You are singing my lullaby, apple.   Every night I hear a version of this song, sung in three part harmony.


----------



## Chesters Daughter (Sep 29, 2010)

Oh, Sondra, you naughty girl. I clicked on expecting to be swept away by another of your exotic journeys, but only made it as far as my backyard. Never thought the economy was so bad it would trickle down to imaginary trips, cheaper to keep it close to home, I suppose. The repetition is to die for, hon, expertly executed *wink*, too lazy to look for the smiley. I officially nominate you for this year's award for most original piece. I got a kick out of this, love.


----------



## apple (Sep 30, 2010)

Thank you *Gumby* and *CD* for your input and thoughts. A backyard can sometimes be profound.  And *JonM* yes, this is very deep. I will interpret the poem from dogspeak to English for you.  I know it is hard to understand.  

Beautiful Night 

and the night sifts through my fur; 
soft breeze inside moonlight.
I raise my head to the sweetness.
The earth seems holy.

A frail, finger of sound shivers in the distance.
My senses prickle to something familial, 
the scent of musk, rust, and feral tangle.
I remember a certain moon.

Urged toward the sound, I search for _that_ moon
and in exhilaration, I answer again,
and again and again.


----------



## WhitakerRStanton (Sep 30, 2010)

~


----------



## Martin (Sep 30, 2010)

Dearest Sondra, though I like your romanticized interpretation, I do believe it's not spot on. It's been a while since I spoke dog, but here's what I got from it:

*Beautiful night*

Who's there?
Show yourself.
You stranger, better keep out
or I'll wake master.

MASTER, WAKEUPWAKEUPWAKEUPWAKEUP

OMG!
Look at the moon,
it's a total complete full moon,
it's so intense OMG!

Wait, what was I doing?

Ah, yes; YOU, GETOUTGETOUTGETOUTGETOUTGETOUT...


----------



## apple (Sep 30, 2010)

Please Martin shut me up from laughing.  I'm sure you jest because you must know, Martin, you are speaking and interpreting in curbonics the canine equivilent to ebonics. And you took it quite literally.  I interpreted in the Kings English using poetic flair and, of course, poetic liscence.  You say taters, I say Potato. 
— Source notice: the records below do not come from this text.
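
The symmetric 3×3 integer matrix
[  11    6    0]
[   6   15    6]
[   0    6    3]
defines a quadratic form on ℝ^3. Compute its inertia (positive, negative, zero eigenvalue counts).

Answer: (2, 1, 0)

Derivation:
step 0: pivot 11 → sign +
step 1: pivot 129/11 → sign +
step 2: pivot -3/43 → sign −
signature = (2, 1, 0)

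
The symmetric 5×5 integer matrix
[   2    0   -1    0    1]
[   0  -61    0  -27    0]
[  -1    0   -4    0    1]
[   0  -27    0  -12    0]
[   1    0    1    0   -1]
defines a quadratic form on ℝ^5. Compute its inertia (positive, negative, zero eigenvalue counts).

step 0: pivot 2 → sign +
step 1: pivot -61 → sign −
step 2: pivot -9/2 → sign −
step 3: pivot -3/61 → sign −
step 4: pivot -1 → sign −
signature = (1, 4, 0)

Answer: (1, 4, 0)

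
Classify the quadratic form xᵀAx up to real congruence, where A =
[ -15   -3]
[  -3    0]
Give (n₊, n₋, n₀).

step 0: pivot -15 → sign −
step 1: pivot 3/5 → sign +
signature = (1, 1, 0)

Answer: (1, 1, 0)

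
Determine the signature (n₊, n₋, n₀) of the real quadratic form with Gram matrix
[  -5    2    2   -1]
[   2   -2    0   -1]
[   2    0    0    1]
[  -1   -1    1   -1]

Answer: (2, 2, 0)

Derivation:
step 0: pivot -5 → sign −
step 1: pivot -6/5 → sign −
step 2: pivot 4/3 → sign +
step 3: pivot 3/4 → sign +
signature = (2, 2, 0)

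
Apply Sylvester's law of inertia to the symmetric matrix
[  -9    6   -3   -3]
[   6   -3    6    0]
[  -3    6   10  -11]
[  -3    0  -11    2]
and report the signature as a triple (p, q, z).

Answer: (1, 3, 0)

Derivation:
step 0: pivot -9 → sign −
step 1: pivot 1 → sign +
step 2: pivot -5 → sign −
step 3: pivot -1/5 → sign −
signature = (1, 3, 0)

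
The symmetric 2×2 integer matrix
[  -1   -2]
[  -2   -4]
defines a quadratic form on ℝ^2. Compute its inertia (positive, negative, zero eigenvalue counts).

step 0: pivot -1 → sign −
step 1: row/col 1 already zero → sign 0
signature = (0, 1, 1)

Answer: (0, 1, 1)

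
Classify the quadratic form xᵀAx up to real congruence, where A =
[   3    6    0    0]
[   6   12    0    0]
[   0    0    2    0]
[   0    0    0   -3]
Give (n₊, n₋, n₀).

step 0: pivot 3 → sign +
step 1: pivot 2 → sign +
step 2: pivot -3 → sign −
step 3: row/col 3 already zero → sign 0
signature = (2, 1, 1)

Answer: (2, 1, 1)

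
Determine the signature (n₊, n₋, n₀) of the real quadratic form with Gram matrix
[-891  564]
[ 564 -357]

step 0: pivot -891 → sign −
step 1: pivot 1/99 → sign +
signature = (1, 1, 0)

Answer: (1, 1, 0)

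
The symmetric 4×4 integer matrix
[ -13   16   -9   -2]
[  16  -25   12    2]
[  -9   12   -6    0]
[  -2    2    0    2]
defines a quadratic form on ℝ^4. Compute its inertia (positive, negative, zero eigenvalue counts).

step 0: pivot -13 → sign −
step 1: pivot -69/13 → sign −
step 2: pivot 9/23 → sign +
step 3: pivot -2 → sign −
signature = (1, 3, 0)

Answer: (1, 3, 0)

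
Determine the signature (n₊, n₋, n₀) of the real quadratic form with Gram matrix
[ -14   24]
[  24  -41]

step 0: pivot -14 → sign −
step 1: pivot 1/7 → sign +
signature = (1, 1, 0)

Answer: (1, 1, 0)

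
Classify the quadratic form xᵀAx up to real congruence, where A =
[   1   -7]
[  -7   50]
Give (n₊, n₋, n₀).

step 0: pivot 1 → sign +
step 1: pivot 1 → sign +
signature = (2, 0, 0)

Answer: (2, 0, 0)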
Yes, I'm still laughing, because it's funny ( but so dog cliched)


----------



## Gumby (Sep 30, 2010)

Well, perhaps it is all in the ear of the beholder then.


----------



## SilverMoon (Sep 30, 2010)

Apple, not being familiar with your work, imagine the look on my face when I read your first. You were in the dog house! Then in the interprative poem "Beautiful Night" you had gained all my respect and then I was in the dog house. I'll try to redeem myself, here.
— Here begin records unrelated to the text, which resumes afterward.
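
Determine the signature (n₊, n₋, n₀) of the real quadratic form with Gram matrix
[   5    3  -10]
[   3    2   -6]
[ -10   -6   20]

step 0: pivot 5 → sign +
step 1: pivot 1/5 → sign +
step 2: row/col 2 already zero → sign 0
signature = (2, 0, 1)

Answer: (2, 0, 1)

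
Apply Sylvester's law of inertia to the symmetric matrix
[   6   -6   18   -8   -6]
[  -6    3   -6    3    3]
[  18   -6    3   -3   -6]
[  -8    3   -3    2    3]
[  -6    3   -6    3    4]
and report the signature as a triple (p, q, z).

Answer: (2, 2, 1)

Derivation:
step 0: pivot 6 → sign +
step 1: pivot -3 → sign −
step 2: pivot -3 → sign −
step 3: pivot 1 → sign +
step 4: row/col 4 already zero → sign 0
signature = (2, 2, 1)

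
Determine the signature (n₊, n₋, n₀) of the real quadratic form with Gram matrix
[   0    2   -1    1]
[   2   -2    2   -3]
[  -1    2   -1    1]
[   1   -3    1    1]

step 0: pivot -2 → sign −
step 1: pivot 2 → sign +
step 2: pivot 1/2 → sign +
step 3: pivot 3/2 → sign +
signature = (3, 1, 0)

Answer: (3, 1, 0)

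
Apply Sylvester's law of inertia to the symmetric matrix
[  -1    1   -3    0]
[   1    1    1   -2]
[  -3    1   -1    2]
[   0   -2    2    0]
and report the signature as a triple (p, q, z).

Answer: (2, 2, 0)

Derivation:
step 0: pivot -1 → sign −
step 1: pivot 2 → sign +
step 2: pivot 6 → sign +
step 3: pivot -2 → sign −
signature = (2, 2, 0)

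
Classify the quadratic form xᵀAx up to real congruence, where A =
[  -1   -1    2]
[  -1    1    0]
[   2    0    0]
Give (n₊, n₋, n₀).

Answer: (2, 1, 0)

Derivation:
step 0: pivot -1 → sign −
step 1: pivot 2 → sign +
step 2: pivot 2 → sign +
signature = (2, 1, 0)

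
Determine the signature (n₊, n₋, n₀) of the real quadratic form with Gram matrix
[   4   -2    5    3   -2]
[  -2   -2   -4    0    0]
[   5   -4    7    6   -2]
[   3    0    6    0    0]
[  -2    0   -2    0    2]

Answer: (3, 2, 0)

Derivation:
step 0: pivot 4 → sign +
step 1: pivot -3 → sign −
step 2: pivot 3/2 → sign +
step 3: pivot -3 → sign −
step 4: pivot 2/3 → sign +
signature = (3, 2, 0)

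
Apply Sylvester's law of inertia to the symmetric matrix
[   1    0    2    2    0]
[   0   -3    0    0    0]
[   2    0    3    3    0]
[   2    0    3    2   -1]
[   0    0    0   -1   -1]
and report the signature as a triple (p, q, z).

Answer: (1, 3, 1)

Derivation:
step 0: pivot 1 → sign +
step 1: pivot -3 → sign −
step 2: pivot -1 → sign −
step 3: pivot -1 → sign −
step 4: row/col 4 already zero → sign 0
signature = (1, 3, 1)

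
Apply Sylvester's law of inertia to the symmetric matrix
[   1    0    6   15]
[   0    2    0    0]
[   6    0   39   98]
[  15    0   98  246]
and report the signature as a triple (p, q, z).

Answer: (3, 1, 0)

Derivation:
step 0: pivot 1 → sign +
step 1: pivot 2 → sign +
step 2: pivot 3 → sign +
step 3: pivot -1/3 → sign −
signature = (3, 1, 0)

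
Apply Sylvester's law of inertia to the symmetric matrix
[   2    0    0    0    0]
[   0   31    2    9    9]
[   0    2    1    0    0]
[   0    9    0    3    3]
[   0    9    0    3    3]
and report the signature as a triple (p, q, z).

Answer: (3, 0, 2)

Derivation:
step 0: pivot 2 → sign +
step 1: pivot 31 → sign +
step 2: pivot 27/31 → sign +
step 3: row/col 3 already zero → sign 0
step 4: row/col 4 already zero → sign 0
signature = (3, 0, 2)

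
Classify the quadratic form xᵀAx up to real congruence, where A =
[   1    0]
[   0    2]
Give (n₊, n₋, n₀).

Answer: (2, 0, 0)

Derivation:
step 0: pivot 1 → sign +
step 1: pivot 2 → sign +
signature = (2, 0, 0)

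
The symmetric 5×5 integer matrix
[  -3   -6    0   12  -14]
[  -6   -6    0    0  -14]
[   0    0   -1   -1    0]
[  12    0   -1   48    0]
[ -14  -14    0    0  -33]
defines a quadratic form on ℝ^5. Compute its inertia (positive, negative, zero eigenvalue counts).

step 0: pivot -3 → sign −
step 1: pivot 6 → sign +
step 2: pivot -1 → sign −
step 3: pivot 1 → sign +
step 4: pivot -1/3 → sign −
signature = (2, 3, 0)

Answer: (2, 3, 0)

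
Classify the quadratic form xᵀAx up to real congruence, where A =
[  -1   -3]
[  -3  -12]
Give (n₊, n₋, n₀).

step 0: pivot -1 → sign −
step 1: pivot -3 → sign −
signature = (0, 2, 0)

Answer: (0, 2, 0)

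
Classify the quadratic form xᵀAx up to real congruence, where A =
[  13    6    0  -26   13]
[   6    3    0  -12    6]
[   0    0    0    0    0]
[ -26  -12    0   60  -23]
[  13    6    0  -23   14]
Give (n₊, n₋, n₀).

Answer: (3, 1, 1)

Derivation:
step 0: pivot 13 → sign +
step 1: pivot 3/13 → sign +
step 2: pivot 8 → sign +
step 3: pivot -1/8 → sign −
step 4: row/col 4 already zero → sign 0
signature = (3, 1, 1)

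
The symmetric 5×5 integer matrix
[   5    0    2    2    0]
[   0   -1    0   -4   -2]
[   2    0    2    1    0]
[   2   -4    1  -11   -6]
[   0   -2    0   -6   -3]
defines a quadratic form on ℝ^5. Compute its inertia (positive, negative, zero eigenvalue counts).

step 0: pivot 5 → sign +
step 1: pivot -1 → sign −
step 2: pivot 6/5 → sign +
step 3: pivot 25/6 → sign +
step 4: pivot 1/25 → sign +
signature = (4, 1, 0)

Answer: (4, 1, 0)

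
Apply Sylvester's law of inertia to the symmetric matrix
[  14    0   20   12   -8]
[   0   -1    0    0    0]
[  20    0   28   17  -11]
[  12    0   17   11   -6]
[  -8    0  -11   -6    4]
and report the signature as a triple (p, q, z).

step 0: pivot 14 → sign +
step 1: pivot -1 → sign −
step 2: pivot -4/7 → sign −
step 3: pivot 3/4 → sign +
step 4: pivot -1 → sign −
signature = (2, 3, 0)

Answer: (2, 3, 0)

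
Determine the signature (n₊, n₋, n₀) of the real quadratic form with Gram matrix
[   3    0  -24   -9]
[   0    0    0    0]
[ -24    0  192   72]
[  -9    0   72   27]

step 0: pivot 3 → sign +
step 1: row/col 1 already zero → sign 0
step 2: row/col 2 already zero → sign 0
step 3: row/col 3 already zero → sign 0
signature = (1, 0, 3)

Answer: (1, 0, 3)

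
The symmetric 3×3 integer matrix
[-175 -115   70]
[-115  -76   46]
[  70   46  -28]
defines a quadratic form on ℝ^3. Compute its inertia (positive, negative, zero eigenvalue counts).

step 0: pivot -175 → sign −
step 1: pivot -3/7 → sign −
step 2: row/col 2 already zero → sign 0
signature = (0, 2, 1)

Answer: (0, 2, 1)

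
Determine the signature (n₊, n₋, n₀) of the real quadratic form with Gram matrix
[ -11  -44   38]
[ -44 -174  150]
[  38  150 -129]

step 0: pivot -11 → sign −
step 1: pivot 2 → sign +
step 2: pivot 3/11 → sign +
signature = (2, 1, 0)

Answer: (2, 1, 0)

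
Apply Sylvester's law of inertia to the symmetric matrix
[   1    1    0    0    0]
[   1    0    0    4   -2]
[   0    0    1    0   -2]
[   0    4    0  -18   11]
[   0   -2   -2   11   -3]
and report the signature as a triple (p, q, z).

step 0: pivot 1 → sign +
step 1: pivot -1 → sign −
step 2: pivot 1 → sign +
step 3: pivot -2 → sign −
step 4: pivot 3/2 → sign +
signature = (3, 2, 0)

Answer: (3, 2, 0)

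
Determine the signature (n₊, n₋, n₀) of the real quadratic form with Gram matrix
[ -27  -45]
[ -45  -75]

Answer: (0, 1, 1)

Derivation:
step 0: pivot -27 → sign −
step 1: row/col 1 already zero → sign 0
signature = (0, 1, 1)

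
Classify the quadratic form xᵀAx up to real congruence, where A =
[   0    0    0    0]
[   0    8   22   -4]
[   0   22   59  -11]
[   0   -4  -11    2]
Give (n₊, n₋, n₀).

Answer: (1, 1, 2)

Derivation:
step 0: pivot 8 → sign +
step 1: pivot -3/2 → sign −
step 2: row/col 2 already zero → sign 0
step 3: row/col 3 already zero → sign 0
signature = (1, 1, 2)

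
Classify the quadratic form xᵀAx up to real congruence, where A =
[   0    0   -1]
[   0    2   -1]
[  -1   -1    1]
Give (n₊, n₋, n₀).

step 0: pivot 2 → sign +
step 1: pivot 1/2 → sign +
step 2: pivot -2 → sign −
signature = (2, 1, 0)

Answer: (2, 1, 0)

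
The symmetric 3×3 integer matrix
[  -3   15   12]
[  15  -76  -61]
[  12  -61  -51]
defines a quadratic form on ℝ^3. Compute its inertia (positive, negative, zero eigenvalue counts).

Answer: (0, 3, 0)

Derivation:
step 0: pivot -3 → sign −
step 1: pivot -1 → sign −
step 2: pivot -2 → sign −
signature = (0, 3, 0)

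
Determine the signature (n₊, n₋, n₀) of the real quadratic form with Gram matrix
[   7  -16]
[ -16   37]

Answer: (2, 0, 0)

Derivation:
step 0: pivot 7 → sign +
step 1: pivot 3/7 → sign +
signature = (2, 0, 0)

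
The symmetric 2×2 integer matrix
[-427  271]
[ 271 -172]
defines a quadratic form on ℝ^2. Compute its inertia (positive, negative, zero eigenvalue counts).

Answer: (0, 2, 0)

Derivation:
step 0: pivot -427 → sign −
step 1: pivot -3/427 → sign −
signature = (0, 2, 0)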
Being a lover of imagery which of course I apply to my own verse, I was in 
Word Nirvana. (Martin might say)



> YOU, GETOUTGETOUTGETOUTGETOUTGETOUT...


 
But "Word Nirvana" it is. As crazy it sounds.
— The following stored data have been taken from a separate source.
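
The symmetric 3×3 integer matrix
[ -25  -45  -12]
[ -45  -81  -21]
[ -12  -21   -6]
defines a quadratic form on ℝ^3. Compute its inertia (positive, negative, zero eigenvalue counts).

step 0: pivot -25 → sign −
step 1: pivot -6/25 → sign −
step 2: pivot 3/2 → sign +
signature = (1, 2, 0)

Answer: (1, 2, 0)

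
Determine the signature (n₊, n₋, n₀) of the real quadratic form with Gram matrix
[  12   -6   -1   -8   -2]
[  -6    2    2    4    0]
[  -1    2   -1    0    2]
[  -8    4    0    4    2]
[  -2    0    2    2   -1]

Answer: (2, 2, 1)

Derivation:
step 0: pivot 12 → sign +
step 1: pivot -1 → sign −
step 2: pivot 7/6 → sign +
step 3: pivot -12/7 → sign −
step 4: row/col 4 already zero → sign 0
signature = (2, 2, 1)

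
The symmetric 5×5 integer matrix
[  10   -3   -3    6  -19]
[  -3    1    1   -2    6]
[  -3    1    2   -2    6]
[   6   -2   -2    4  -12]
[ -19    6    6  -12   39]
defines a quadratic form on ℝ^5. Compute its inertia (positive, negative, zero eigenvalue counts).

Answer: (4, 0, 1)

Derivation:
step 0: pivot 10 → sign +
step 1: pivot 1/10 → sign +
step 2: pivot 1 → sign +
step 3: pivot 2 → sign +
step 4: row/col 4 already zero → sign 0
signature = (4, 0, 1)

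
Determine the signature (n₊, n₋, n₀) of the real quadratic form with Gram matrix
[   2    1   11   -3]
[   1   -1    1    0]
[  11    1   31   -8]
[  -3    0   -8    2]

Answer: (1, 2, 1)

Derivation:
step 0: pivot 2 → sign +
step 1: pivot -3/2 → sign −
step 2: pivot -16 → sign −
step 3: row/col 3 already zero → sign 0
signature = (1, 2, 1)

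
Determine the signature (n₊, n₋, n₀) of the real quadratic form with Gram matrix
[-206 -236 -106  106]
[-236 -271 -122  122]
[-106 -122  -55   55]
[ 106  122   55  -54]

step 0: pivot -206 → sign −
step 1: pivot -65/103 → sign −
step 2: pivot 3/65 → sign +
step 3: pivot 1 → sign +
signature = (2, 2, 0)

Answer: (2, 2, 0)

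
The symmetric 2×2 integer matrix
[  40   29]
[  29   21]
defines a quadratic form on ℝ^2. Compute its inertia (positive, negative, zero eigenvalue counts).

step 0: pivot 40 → sign +
step 1: pivot -1/40 → sign −
signature = (1, 1, 0)

Answer: (1, 1, 0)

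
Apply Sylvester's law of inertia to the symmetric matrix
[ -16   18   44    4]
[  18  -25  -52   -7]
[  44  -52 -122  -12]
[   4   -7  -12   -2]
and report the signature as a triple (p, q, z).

Answer: (1, 2, 1)

Derivation:
step 0: pivot -16 → sign −
step 1: pivot -19/4 → sign −
step 2: pivot 6/19 → sign +
step 3: row/col 3 already zero → sign 0
signature = (1, 2, 1)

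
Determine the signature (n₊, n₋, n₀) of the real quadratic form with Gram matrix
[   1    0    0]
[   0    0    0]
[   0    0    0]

step 0: pivot 1 → sign +
step 1: row/col 1 already zero → sign 0
step 2: row/col 2 already zero → sign 0
signature = (1, 0, 2)

Answer: (1, 0, 2)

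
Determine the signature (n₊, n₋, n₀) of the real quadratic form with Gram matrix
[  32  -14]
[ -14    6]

Answer: (1, 1, 0)

Derivation:
step 0: pivot 32 → sign +
step 1: pivot -1/8 → sign −
signature = (1, 1, 0)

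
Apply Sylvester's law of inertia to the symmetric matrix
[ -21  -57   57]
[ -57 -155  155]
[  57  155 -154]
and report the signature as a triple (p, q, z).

step 0: pivot -21 → sign −
step 1: pivot -2/7 → sign −
step 2: pivot 1 → sign +
signature = (1, 2, 0)

Answer: (1, 2, 0)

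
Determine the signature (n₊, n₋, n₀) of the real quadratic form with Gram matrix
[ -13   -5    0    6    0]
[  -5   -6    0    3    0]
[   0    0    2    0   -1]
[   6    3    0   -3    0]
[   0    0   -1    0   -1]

step 0: pivot -13 → sign −
step 1: pivot -53/13 → sign −
step 2: pivot 2 → sign +
step 3: pivot -6/53 → sign −
step 4: pivot -3/2 → sign −
signature = (1, 4, 0)

Answer: (1, 4, 0)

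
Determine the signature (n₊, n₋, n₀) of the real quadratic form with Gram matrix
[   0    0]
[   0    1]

Answer: (1, 0, 1)

Derivation:
step 0: pivot 1 → sign +
step 1: row/col 1 already zero → sign 0
signature = (1, 0, 1)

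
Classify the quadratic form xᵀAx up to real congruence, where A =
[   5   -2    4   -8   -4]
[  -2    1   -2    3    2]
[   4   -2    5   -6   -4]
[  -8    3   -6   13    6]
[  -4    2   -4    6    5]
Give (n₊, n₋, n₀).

step 0: pivot 5 → sign +
step 1: pivot 1/5 → sign +
step 2: pivot 1 → sign +
step 3: pivot 1 → sign +
step 4: row/col 4 already zero → sign 0
signature = (4, 0, 1)

Answer: (4, 0, 1)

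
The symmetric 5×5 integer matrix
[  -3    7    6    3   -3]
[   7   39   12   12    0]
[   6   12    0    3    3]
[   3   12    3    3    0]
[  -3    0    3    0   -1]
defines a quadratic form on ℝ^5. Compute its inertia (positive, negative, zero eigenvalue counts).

step 0: pivot -3 → sign −
step 1: pivot 166/3 → sign +
step 2: pivot -18/83 → sign −
step 3: pivot -1/2 → sign −
step 4: pivot 2 → sign +
signature = (2, 3, 0)

Answer: (2, 3, 0)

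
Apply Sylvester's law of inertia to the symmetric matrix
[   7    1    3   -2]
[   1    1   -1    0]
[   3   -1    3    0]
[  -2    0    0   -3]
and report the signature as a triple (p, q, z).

Answer: (2, 2, 0)

Derivation:
step 0: pivot 7 → sign +
step 1: pivot 6/7 → sign +
step 2: pivot -2/3 → sign −
step 3: pivot -1 → sign −
signature = (2, 2, 0)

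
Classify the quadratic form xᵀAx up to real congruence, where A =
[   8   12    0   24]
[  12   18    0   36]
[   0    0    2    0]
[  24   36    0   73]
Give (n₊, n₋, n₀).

Answer: (3, 0, 1)

Derivation:
step 0: pivot 8 → sign +
step 1: pivot 2 → sign +
step 2: pivot 1 → sign +
step 3: row/col 3 already zero → sign 0
signature = (3, 0, 1)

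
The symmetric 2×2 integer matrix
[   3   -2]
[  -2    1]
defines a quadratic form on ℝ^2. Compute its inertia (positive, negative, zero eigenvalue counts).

step 0: pivot 3 → sign +
step 1: pivot -1/3 → sign −
signature = (1, 1, 0)

Answer: (1, 1, 0)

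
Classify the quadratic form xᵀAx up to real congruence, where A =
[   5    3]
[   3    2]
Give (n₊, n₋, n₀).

Answer: (2, 0, 0)

Derivation:
step 0: pivot 5 → sign +
step 1: pivot 1/5 → sign +
signature = (2, 0, 0)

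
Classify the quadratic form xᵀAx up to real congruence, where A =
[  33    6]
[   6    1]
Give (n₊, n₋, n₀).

step 0: pivot 33 → sign +
step 1: pivot -1/11 → sign −
signature = (1, 1, 0)

Answer: (1, 1, 0)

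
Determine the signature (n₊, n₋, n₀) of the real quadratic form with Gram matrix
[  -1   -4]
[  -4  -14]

step 0: pivot -1 → sign −
step 1: pivot 2 → sign +
signature = (1, 1, 0)

Answer: (1, 1, 0)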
Simply brilliant. You've incorporated Personification and one more "f" or "s" would render a Similie. 


> A frail, finger of sound shivers in the distance


 
This was an immediate re-read because "in" threw me off. Then realized how affective it was marrying "breeze" and "moonlight". A deep relationship! 


> soft breeze inside moonlight


 
I'm partial to this because I've used "Holy" in similar context as yours.


> The earth seems holy.


 
So, I'm really looking forward to reading more of your work. Laurie


----------



## apple (Oct 4, 2010)

Thank you Laurie.  I've been in a writers cramp for a long time, but it feels good to be back.Thank you for your comments.and I'm glad I got out of the dog house.  The idea of "Word Nirvana'  is beautiful  (thanks to Martin?)    my best to you,    Sondra


----------



## chrislewis (Oct 5, 2010)

I love this poem. It sounds like a beautiful place to be. I live in a district of Osaka city that is bizarrely quiet at night and find myself wishing a car would swish past every now and then! Is it available on audio cassette?


----------



## Gumby (Oct 5, 2010)

chrislewis said:


> I love this poem. It sounds like a beautiful place to be. I live in a district of Osaka city that is bizarrely quiet at night and find myself wishing a car would swish past every now and then! Is it available on audio cassette?



I could maybe make a fortune then... if I recorded each night of the week in my own back yard and neighborhood, sell it as a CD. Hmmmm...


----------



## chrislewis (Oct 5, 2010)

Sounds like a plan. Can I pay via PayPal?;-)


----------



## Chesters Daughter (Oct 8, 2010)

Sondra, love, the English translation is beautiful and so very apt. Martin's version was none too shabby, either, absolutely hysterical. I must give you another nod for originality, I very much enjoyed this unique experience.

Best,
Lisa


----------